Lutheran theologian Johann Gerhard on Christ’s Body and Blood as the medicine of immortality

The Lord’s Supper as Fellowship

Finally, returning to a point that we only partially addressed in an earlier chapter, the reception of the Lord’s Supper is an act of fellowship among Christians: “Because there is one bread, we who are many are one body, for we all partake of the one bread” (1 Cor. 10:17). Union with Christ received in the Lord’s Supper binds individual communicants together with all who share this unity in the mystical Body of Christ. 

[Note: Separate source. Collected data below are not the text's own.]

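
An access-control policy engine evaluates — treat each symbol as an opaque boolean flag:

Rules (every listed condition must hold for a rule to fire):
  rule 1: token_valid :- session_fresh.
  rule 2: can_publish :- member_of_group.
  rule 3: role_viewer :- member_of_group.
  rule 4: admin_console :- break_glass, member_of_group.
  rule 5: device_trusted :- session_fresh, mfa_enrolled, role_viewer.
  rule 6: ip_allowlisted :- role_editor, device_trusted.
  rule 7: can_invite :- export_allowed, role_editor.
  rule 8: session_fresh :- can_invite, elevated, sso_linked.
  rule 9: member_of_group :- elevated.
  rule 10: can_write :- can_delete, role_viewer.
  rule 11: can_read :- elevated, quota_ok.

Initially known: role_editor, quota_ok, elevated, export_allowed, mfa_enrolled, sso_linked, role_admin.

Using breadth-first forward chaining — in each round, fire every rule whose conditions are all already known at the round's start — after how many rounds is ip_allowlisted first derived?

4

Round 1 — rule 7, rule 9, rule 11, derive can_invite, member_of_group, can_read.
Round 2 — rule 2, rule 3, rule 8, derive can_publish, role_viewer, session_fresh.
Round 3 — rule 1, rule 5, derive token_valid, device_trusted.
Round 4 — rule 6, derive ip_allowlisted.
ip_allowlisted first appears in round 4.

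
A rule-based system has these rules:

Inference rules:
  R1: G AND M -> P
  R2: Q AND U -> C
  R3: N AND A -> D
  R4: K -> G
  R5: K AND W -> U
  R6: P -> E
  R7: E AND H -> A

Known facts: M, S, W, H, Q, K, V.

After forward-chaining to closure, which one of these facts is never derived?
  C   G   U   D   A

Round 1: R4 [K -> G]; R5 [K AND W -> U]. Adds G, U.
Round 2: R1 [G AND M -> P]; R2 [Q AND U -> C]. Adds P, C.
Round 3: R6 [P -> E]. Adds E.
Round 4: R7 [E AND H -> A]. Adds A.
Derived: C (round 2), U (round 1), G (round 1), A (round 4). D never appears in any round.

D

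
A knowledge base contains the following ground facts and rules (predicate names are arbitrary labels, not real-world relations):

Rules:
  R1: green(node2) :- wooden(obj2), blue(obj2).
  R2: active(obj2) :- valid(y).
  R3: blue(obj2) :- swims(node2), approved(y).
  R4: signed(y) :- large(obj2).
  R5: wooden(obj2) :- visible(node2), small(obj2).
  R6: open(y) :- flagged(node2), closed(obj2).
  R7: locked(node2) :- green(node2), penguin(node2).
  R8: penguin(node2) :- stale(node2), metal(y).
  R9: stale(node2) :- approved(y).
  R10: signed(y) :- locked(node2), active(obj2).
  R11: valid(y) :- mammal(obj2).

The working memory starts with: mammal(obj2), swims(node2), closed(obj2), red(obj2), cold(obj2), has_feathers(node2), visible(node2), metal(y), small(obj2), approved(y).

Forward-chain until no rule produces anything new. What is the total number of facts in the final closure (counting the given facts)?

19

Round 1 — R3, R5, R9, R11, derive blue(obj2), wooden(obj2), stale(node2), valid(y).
Round 2 — R1, R2, R8, derive green(node2), active(obj2), penguin(node2).
Round 3 — R7, derive locked(node2).
Round 4 — R10, derive signed(y).
Closure: {active(obj2), approved(y), blue(obj2), closed(obj2), cold(obj2), green(node2), has_feathers(node2), locked(node2), mammal(obj2), metal(y), penguin(node2), red(obj2), signed(y), small(obj2), stale(node2), swims(node2), valid(y), visible(node2), wooden(obj2)} — 19 facts.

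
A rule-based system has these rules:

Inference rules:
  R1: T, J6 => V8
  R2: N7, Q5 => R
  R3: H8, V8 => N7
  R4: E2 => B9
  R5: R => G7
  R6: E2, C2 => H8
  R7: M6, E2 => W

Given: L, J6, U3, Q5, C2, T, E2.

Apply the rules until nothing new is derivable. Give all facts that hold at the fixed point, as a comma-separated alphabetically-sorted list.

[1] R1 [T, J6 => V8]; R4 [E2 => B9]; R6 [E2, C2 => H8]. ⇒ new: V8, B9, H8.
[2] R3 [H8, V8 => N7]. ⇒ new: N7.
[3] R2 [N7, Q5 => R]. ⇒ new: R.
[4] R5 [R => G7]. ⇒ new: G7.

B9, C2, E2, G7, H8, J6, L, N7, Q5, R, T, U3, V8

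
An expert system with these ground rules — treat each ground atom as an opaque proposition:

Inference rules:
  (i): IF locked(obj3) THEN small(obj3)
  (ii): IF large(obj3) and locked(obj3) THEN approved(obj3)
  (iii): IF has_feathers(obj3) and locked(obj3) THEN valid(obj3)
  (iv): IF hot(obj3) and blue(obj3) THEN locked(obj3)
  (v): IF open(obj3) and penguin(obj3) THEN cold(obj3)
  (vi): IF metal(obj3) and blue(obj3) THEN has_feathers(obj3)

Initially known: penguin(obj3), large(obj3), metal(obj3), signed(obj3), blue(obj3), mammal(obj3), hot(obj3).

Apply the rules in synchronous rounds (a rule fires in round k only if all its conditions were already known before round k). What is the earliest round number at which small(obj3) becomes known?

2

Round 1: (iv) [IF hot(obj3) and blue(obj3) THEN locked(obj3)]; (vi) [IF metal(obj3) and blue(obj3) THEN has_feathers(obj3)]. New: locked(obj3), has_feathers(obj3).
Round 2: (i) [IF locked(obj3) THEN small(obj3)]; (ii) [IF large(obj3) and locked(obj3) THEN approved(obj3)]; (iii) [IF has_feathers(obj3) and locked(obj3) THEN valid(obj3)]. New: small(obj3), approved(obj3), valid(obj3).
small(obj3) first appears in round 2.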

For this reason, the Lutheran Church has historically affirmed the need for Christians to agree on the primary and secondary fundamental articles of the faith to commune at the same altar. As Werner Elert demonstrated in Eucharist and Church Fellowship in the First Four Centuries, the ancient Church shared this understanding.11 Paul clearly states that receiving Lord’s Supper manifests the unity of faith created by the Holy Spirit: “For as often as you eat this bread and drink the cup, you proclaim the Lord’s death until he comes” (1 Cor. 11:26).  

The practice of indiscriminate communion reveals a profoundly different understanding of the Lord’s Supper than that of Scripture and the early Church. In practice, Mainline Protestants and many liberal Catholics essentially see the Eucharist as a ceremony of community acceptance rather than a sacrament received for the forgiveness of sins. In light of this understanding, excluding those not in fellowship with one’s Church because of doctrinal disagreements appears cruel and un-affirming. Liberal Lutherans often argue that that excluding anyone from communion makes the sacrament a reward for moral purity or affirmation of approved doctrines. In reality, a conception of grace identical with what Dietrich Bonhoeffer called “cheap grace” (i.e., grace without death to sin), lies behind loose table discipline that allows the unrepentant and those knowingly affirming serious doctrinal error to commune. 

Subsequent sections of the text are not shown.